I've been reading a lot on the forums but I've finally made an account so I can get some advice. I have a Delonghi Dedica (switched out the pressurised baskets for a non-pressurised double shot basket) and a Baratza Encore grinder. I always use freshly roasted beans from a local (and award winning) roaster.

I've been using a 17g dose (position 5 on the grinder) and running the machine for around 30 seconds (including the pre-infusion). I used to work in a coffee shop so my tamp is pretty good. How much yeald should I expect to get for a double?
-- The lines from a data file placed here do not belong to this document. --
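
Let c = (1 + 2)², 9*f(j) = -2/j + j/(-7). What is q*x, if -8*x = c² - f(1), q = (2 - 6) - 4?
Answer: 1706/21 ≈ 81.238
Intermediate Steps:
f(j) = -2/(9*j) - j/63 (f(j) = (-2/j + j/(-7))/9 = (-2/j + j*(-⅐))/9 = (-2/j - j/7)/9 = -2/(9*j) - j/63)
c = 9 (c = 3² = 9)
q = -8 (q = -4 - 4 = -8)
x = -853/84 (x = -(9² - (-14 - 1*1²)/(63*1))/8 = -(81 - (-14 - 1*1)/63)/8 = -(81 - (-14 - 1)/63)/8 = -(81 - (-15)/63)/8 = -(81 - 1*(-5/21))/8 = -(81 + 5/21)/8 = -⅛*1706/21 = -853/84 ≈ -10.155)
q*x = -8*(-853/84) = 1706/21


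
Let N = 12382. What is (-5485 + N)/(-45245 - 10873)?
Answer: -2299/18706 ≈ -0.12290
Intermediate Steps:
(-5485 + N)/(-45245 - 10873) = (-5485 + 12382)/(-45245 - 10873) = 6897/(-56118) = 6897*(-1/56118) = -2299/18706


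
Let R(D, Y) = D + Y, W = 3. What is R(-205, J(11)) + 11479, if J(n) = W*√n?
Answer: 11274 + 3*√11 ≈ 11284.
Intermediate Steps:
J(n) = 3*√n
R(-205, J(11)) + 11479 = (-205 + 3*√11) + 11479 = 11274 + 3*√11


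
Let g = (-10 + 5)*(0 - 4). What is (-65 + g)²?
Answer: 2025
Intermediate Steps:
g = 20 (g = -5*(-4) = 20)
(-65 + g)² = (-65 + 20)² = (-45)² = 2025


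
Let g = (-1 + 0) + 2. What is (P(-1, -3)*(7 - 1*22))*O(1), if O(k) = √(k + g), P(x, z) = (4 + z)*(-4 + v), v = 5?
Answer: -15*√2 ≈ -21.213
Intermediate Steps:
g = 1 (g = -1 + 2 = 1)
P(x, z) = 4 + z (P(x, z) = (4 + z)*(-4 + 5) = (4 + z)*1 = 4 + z)
O(k) = √(1 + k) (O(k) = √(k + 1) = √(1 + k))
(P(-1, -3)*(7 - 1*22))*O(1) = ((4 - 3)*(7 - 1*22))*√(1 + 1) = (1*(7 - 22))*√2 = (1*(-15))*√2 = -15*√2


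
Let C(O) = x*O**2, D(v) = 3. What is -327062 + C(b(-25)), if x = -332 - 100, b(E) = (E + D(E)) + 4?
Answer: -467030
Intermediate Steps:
b(E) = 7 + E (b(E) = (E + 3) + 4 = (3 + E) + 4 = 7 + E)
x = -432
C(O) = -432*O**2
-327062 + C(b(-25)) = -327062 - 432*(7 - 25)**2 = -327062 - 432*(-18)**2 = -327062 - 432*324 = -327062 - 139968 = -467030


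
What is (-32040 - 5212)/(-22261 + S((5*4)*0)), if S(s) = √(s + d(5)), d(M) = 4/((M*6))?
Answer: 12439001580/7433281813 + 37252*√30/7433281813 ≈ 1.6734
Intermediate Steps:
d(M) = 2/(3*M) (d(M) = 4/((6*M)) = 4*(1/(6*M)) = 2/(3*M))
S(s) = √(2/15 + s) (S(s) = √(s + (⅔)/5) = √(s + (⅔)*(⅕)) = √(s + 2/15) = √(2/15 + s))
(-32040 - 5212)/(-22261 + S((5*4)*0)) = (-32040 - 5212)/(-22261 + √(30 + 225*((5*4)*0))/15) = -37252/(-22261 + √(30 + 225*(20*0))/15) = -37252/(-22261 + √(30 + 225*0)/15) = -37252/(-22261 + √(30 + 0)/15) = -37252/(-22261 + √30/15)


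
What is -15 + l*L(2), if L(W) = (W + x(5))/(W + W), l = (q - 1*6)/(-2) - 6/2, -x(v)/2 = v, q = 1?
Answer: -14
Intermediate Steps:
x(v) = -2*v
l = -½ (l = (1 - 1*6)/(-2) - 6/2 = (1 - 6)*(-½) - 6*½ = -5*(-½) - 3 = 5/2 - 3 = -½ ≈ -0.50000)
L(W) = (-10 + W)/(2*W) (L(W) = (W - 2*5)/(W + W) = (W - 10)/((2*W)) = (-10 + W)*(1/(2*W)) = (-10 + W)/(2*W))
-15 + l*L(2) = -15 - (-10 + 2)/(4*2) = -15 - (-8)/(4*2) = -15 - ½*(-2) = -15 + 1 = -14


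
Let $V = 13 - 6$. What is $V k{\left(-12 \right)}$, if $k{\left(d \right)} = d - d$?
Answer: $0$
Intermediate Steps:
$k{\left(d \right)} = 0$
$V = 7$ ($V = 13 - 6 = 7$)
$V k{\left(-12 \right)} = 7 \cdot 0 = 0$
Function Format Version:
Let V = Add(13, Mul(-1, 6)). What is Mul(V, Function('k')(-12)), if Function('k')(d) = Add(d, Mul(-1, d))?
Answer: 0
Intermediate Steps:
Function('k')(d) = 0
V = 7 (V = Add(13, -6) = 7)
Mul(V, Function('k')(-12)) = Mul(7, 0) = 0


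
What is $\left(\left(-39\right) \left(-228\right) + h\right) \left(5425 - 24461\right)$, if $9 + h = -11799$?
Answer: $55508976$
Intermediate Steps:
$h = -11808$ ($h = -9 - 11799 = -11808$)
$\left(\left(-39\right) \left(-228\right) + h\right) \left(5425 - 24461\right) = \left(\left(-39\right) \left(-228\right) - 11808\right) \left(5425 - 24461\right) = \left(8892 - 11808\right) \left(-19036\right) = \left(-2916\right) \left(-19036\right) = 55508976$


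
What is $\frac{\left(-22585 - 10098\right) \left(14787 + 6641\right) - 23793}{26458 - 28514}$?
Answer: $\frac{700355117}{2056} \approx 3.4064 \cdot 10^{5}$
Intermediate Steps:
$\frac{\left(-22585 - 10098\right) \left(14787 + 6641\right) - 23793}{26458 - 28514} = \frac{\left(-32683\right) 21428 - 23793}{-2056} = \left(-700331324 - 23793\right) \left(- \frac{1}{2056}\right) = \left(-700355117\right) \left(- \frac{1}{2056}\right) = \frac{700355117}{2056}$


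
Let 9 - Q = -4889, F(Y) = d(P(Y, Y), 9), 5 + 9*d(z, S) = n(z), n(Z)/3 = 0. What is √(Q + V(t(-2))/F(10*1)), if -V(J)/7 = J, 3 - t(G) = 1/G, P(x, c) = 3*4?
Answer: √494210/10 ≈ 70.300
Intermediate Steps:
n(Z) = 0 (n(Z) = 3*0 = 0)
P(x, c) = 12
t(G) = 3 - 1/G
d(z, S) = -5/9 (d(z, S) = -5/9 + (⅑)*0 = -5/9 + 0 = -5/9)
F(Y) = -5/9
Q = 4898 (Q = 9 - 1*(-4889) = 9 + 4889 = 4898)
V(J) = -7*J
√(Q + V(t(-2))/F(10*1)) = √(4898 + (-7*(3 - 1/(-2)))/(-5/9)) = √(4898 - 7*(3 - 1*(-½))*(-9/5)) = √(4898 - 7*(3 + ½)*(-9/5)) = √(4898 - 7*7/2*(-9/5)) = √(4898 - 49/2*(-9/5)) = √(4898 + 441/10) = √(49421/10) = √494210/10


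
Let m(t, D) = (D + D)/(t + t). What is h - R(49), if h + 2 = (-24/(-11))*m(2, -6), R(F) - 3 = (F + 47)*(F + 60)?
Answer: -115231/11 ≈ -10476.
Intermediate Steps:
m(t, D) = D/t (m(t, D) = (2*D)/((2*t)) = (2*D)*(1/(2*t)) = D/t)
R(F) = 3 + (47 + F)*(60 + F) (R(F) = 3 + (F + 47)*(F + 60) = 3 + (47 + F)*(60 + F))
h = -94/11 (h = -2 + (-24/(-11))*(-6/2) = -2 + (-24*(-1/11))*(-6*1/2) = -2 + (24/11)*(-3) = -2 - 72/11 = -94/11 ≈ -8.5455)
h - R(49) = -94/11 - (2823 + 49**2 + 107*49) = -94/11 - (2823 + 2401 + 5243) = -94/11 - 1*10467 = -94/11 - 10467 = -115231/11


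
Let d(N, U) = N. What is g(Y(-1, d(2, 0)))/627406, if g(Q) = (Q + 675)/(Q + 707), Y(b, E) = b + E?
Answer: 13/8542374 ≈ 1.5218e-6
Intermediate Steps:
Y(b, E) = E + b
g(Q) = (675 + Q)/(707 + Q)
g(Y(-1, d(2, 0)))/627406 = ((675 + (2 - 1))/(707 + (2 - 1)))/627406 = ((675 + 1)/(707 + 1))*(1/627406) = (676/708)*(1/627406) = ((1/708)*676)*(1/627406) = (169/177)*(1/627406) = 13/8542374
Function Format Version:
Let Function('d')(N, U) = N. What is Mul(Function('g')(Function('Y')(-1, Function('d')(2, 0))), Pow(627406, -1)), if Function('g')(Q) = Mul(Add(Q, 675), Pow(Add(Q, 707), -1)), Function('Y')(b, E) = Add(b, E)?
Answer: Rational(13, 8542374) ≈ 1.5218e-6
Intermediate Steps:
Function('Y')(b, E) = Add(E, b)
Function('g')(Q) = Mul(Pow(Add(707, Q), -1), Add(675, Q)) (Function('g')(Q) = Mul(Add(675, Q), Pow(Add(707, Q), -1)) = Mul(Pow(Add(707, Q), -1), Add(675, Q)))
Mul(Function('g')(Function('Y')(-1, Function('d')(2, 0))), Pow(627406, -1)) = Mul(Mul(Pow(Add(707, Add(2, -1)), -1), Add(675, Add(2, -1))), Pow(627406, -1)) = Mul(Mul(Pow(Add(707, 1), -1), Add(675, 1)), Rational(1, 627406)) = Mul(Mul(Pow(708, -1), 676), Rational(1, 627406)) = Mul(Mul(Rational(1, 708), 676), Rational(1, 627406)) = Mul(Rational(169, 177), Rational(1, 627406)) = Rational(13, 8542374)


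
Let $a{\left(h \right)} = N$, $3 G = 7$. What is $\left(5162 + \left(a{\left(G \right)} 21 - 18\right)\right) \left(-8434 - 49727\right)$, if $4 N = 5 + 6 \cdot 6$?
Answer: $- \frac{1246797357}{4} \approx -3.117 \cdot 10^{8}$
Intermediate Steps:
$G = \frac{7}{3}$ ($G = \frac{1}{3} \cdot 7 = \frac{7}{3} \approx 2.3333$)
$N = \frac{41}{4}$ ($N = \frac{5 + 6 \cdot 6}{4} = \frac{5 + 36}{4} = \frac{1}{4} \cdot 41 = \frac{41}{4} \approx 10.25$)
$a{\left(h \right)} = \frac{41}{4}$
$\left(5162 + \left(a{\left(G \right)} 21 - 18\right)\right) \left(-8434 - 49727\right) = \left(5162 + \left(\frac{41}{4} \cdot 21 - 18\right)\right) \left(-8434 - 49727\right) = \left(5162 + \left(\frac{861}{4} - 18\right)\right) \left(-58161\right) = \left(5162 + \frac{789}{4}\right) \left(-58161\right) = \frac{21437}{4} \left(-58161\right) = - \frac{1246797357}{4}$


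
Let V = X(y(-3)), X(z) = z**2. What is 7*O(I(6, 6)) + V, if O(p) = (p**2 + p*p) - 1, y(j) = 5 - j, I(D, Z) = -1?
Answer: 71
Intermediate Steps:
O(p) = -1 + 2*p**2 (O(p) = (p**2 + p**2) - 1 = 2*p**2 - 1 = -1 + 2*p**2)
V = 64 (V = (5 - 1*(-3))**2 = (5 + 3)**2 = 8**2 = 64)
7*O(I(6, 6)) + V = 7*(-1 + 2*(-1)**2) + 64 = 7*(-1 + 2*1) + 64 = 7*(-1 + 2) + 64 = 7*1 + 64 = 7 + 64 = 71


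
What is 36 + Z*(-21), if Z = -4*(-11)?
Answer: -888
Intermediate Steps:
Z = 44
36 + Z*(-21) = 36 + 44*(-21) = 36 - 924 = -888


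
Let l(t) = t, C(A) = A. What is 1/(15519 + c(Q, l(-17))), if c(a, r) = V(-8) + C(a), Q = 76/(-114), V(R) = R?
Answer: 3/46531 ≈ 6.4473e-5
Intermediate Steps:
Q = -2/3 (Q = 76*(-1/114) = -2/3 ≈ -0.66667)
c(a, r) = -8 + a
1/(15519 + c(Q, l(-17))) = 1/(15519 + (-8 - 2/3)) = 1/(15519 - 26/3) = 1/(46531/3) = 3/46531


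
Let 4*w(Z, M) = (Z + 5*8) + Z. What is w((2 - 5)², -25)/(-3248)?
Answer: -1/224 ≈ -0.0044643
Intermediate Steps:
w(Z, M) = 10 + Z/2 (w(Z, M) = ((Z + 5*8) + Z)/4 = ((Z + 40) + Z)/4 = ((40 + Z) + Z)/4 = (40 + 2*Z)/4 = 10 + Z/2)
w((2 - 5)², -25)/(-3248) = (10 + (2 - 5)²/2)/(-3248) = (10 + (½)*(-3)²)*(-1/3248) = (10 + (½)*9)*(-1/3248) = (10 + 9/2)*(-1/3248) = (29/2)*(-1/3248) = -1/224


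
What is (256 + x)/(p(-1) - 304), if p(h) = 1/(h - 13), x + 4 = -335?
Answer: 1162/4257 ≈ 0.27296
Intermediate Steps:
x = -339 (x = -4 - 335 = -339)
p(h) = 1/(-13 + h)
(256 + x)/(p(-1) - 304) = (256 - 339)/(1/(-13 - 1) - 304) = -83/(1/(-14) - 304) = -83/(-1/14 - 304) = -83/(-4257/14) = -83*(-14/4257) = 1162/4257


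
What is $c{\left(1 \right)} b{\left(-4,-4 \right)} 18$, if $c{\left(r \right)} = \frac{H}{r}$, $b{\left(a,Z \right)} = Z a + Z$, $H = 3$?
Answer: $648$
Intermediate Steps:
$b{\left(a,Z \right)} = Z + Z a$
$c{\left(r \right)} = \frac{3}{r}$
$c{\left(1 \right)} b{\left(-4,-4 \right)} 18 = \frac{3}{1} \left(- 4 \left(1 - 4\right)\right) 18 = 3 \cdot 1 \left(\left(-4\right) \left(-3\right)\right) 18 = 3 \cdot 12 \cdot 18 = 36 \cdot 18 = 648$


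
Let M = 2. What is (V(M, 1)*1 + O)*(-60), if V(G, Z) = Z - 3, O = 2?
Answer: 0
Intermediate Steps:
V(G, Z) = -3 + Z
(V(M, 1)*1 + O)*(-60) = ((-3 + 1)*1 + 2)*(-60) = (-2*1 + 2)*(-60) = (-2 + 2)*(-60) = 0*(-60) = 0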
I think I'm getting about 40g in 30 seconds and my coffee is a bit bitter.. Should I grind finer?

Ant help would be appreciated.

B


----------



## Mrboots2u (May 10, 2013)

What is the coffee?

You say about 40g, are you weighing your espresso ?

Is the dose of 17g pertinent to the basket . I have no idea about this machine ,17g might be packing too much in.

Personally Id try going 17> 34 around 25 seconds plus , time isnt so important . its hard to tell if the bitterness is "over extraction" or temp .

Dont think about what a double should be , the amount of espresso you make will be a function to some degree of the dose you use and the strength you want it to be ( not 60 ml or some other notional rule )


----------



## Benyluke (Jan 12, 2018)

Hi,

It's a speciality espresso - a little over 88%. I'll try with 17g > 34 and see what results I get. I'll time and weigh it. Should I time it from the moment I press the button or when I see the first drops or coffee?

B


----------



## NickR (Jul 1, 2011)

Its sounds like your doing everything correctly. The thing that makes the most difference to the taste of coffee is the beans. Maybe you just don't like those from your local roaster. Beans which taste good in a cafetiere can taste horrible as an espresso. It sounds like you might prefer a darker roast.


----------



## hotmetal (Oct 31, 2013)

I started off by trying coffee in shops that sold retail bags of the same coffee, and trying to see how close I could get to what they were doing. Obviously only if I liked what they served though! It's a great way to give yourself a point of reference as to when you've got 'the best' or at least a decent shot out of what you bought. One likes to hope the shop are serving it at its best, and if you like their drinks you'll at least know when you get there. Also it means you can ask them for their recipe (dose, yield, temperature, time etc) and for guidance. In fact, I still do that if I have a really good cup out somewhere.


----------